DX事例!銀行は400支店で決算書管理をペーパーレス化

全国におよそ400ある各支店が取引先企業から入手した決算書を東京の財務分析センターに集約している。その銀行は、そこでその決算書を社内システムに登録する体制を敷いていて、支店側もセンター側も紙の決算書を前提として業務を行ってきた。

従来手法では、郵送費用と労力および文書管理コスト、情報漏洩リスクなどが問題となっていた。書類に不備があった際には支店へ再送依頼するため2日程度のロスが発生するうえ、決算書の勘定科目を正確に読み解くのにノウハウが必要なため、慢性的な人材不足やピーク時対応として中国へアウトソーシング――即ち、外注費が生じるといった課題もあり、改善が求められていた。

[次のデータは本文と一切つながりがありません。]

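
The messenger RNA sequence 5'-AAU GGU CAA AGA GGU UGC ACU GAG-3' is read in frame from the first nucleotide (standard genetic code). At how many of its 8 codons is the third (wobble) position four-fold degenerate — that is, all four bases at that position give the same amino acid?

Codon 1 AAU (Asn): third position 2-fold.
Codon 2 GGU (Gly): third position 4-fold.
Codon 3 CAA (Gln): third position 2-fold.
Codon 4 AGA (Arg): third position 2-fold.
Codon 5 GGU (Gly): third position 4-fold.
Codon 6 UGC (Cys): third position 2-fold.
Codon 7 ACU (Thr): third position 4-fold.
Codon 8 GAG (Glu): third position 2-fold.
Four-fold degenerate third positions: 3.

3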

みずほ銀行は2018年に決算書のOCRによるデータ化などの技術を積極的に取り入れ、ペーパーレス化を目指すこととした。そして今月6日、TISインテックグループのTISは、同行の約400支店からの決算書送信やセンターの登録業務をペーパーレス化するワークフローを構築し、業務効率の向上を支援したことを発表した。

TISはシステム全体のワークフローを提案――OCRによるデータ化だけでなく、同行の意図をくみ現状フローの課題を踏まえたシステムの全体像を提案した。同社は短期間で本番を想定した解析テスト~完了報告までを終えていて、OCRによるデータ化の精度に信頼を置くことができた。これらが選定理由だという。財務諸表入力ソリューションを活用して構築された新ワークフローシステムはすでに、昨年11月より本番稼働中である。

新ワークフローにより、みずほ銀行は登録業務時間を最大約60%削減。最高で月間約16,000件あった、紙の郵送および管理コストを削減し、情報漏洩リスクも改善した。決算書の取り扱い業務について、OCRによるデータ化で人手を介さず特殊能力も不要にして、正確に決算書情報が読み込めるようになり、人材不足の課題も解消されたという。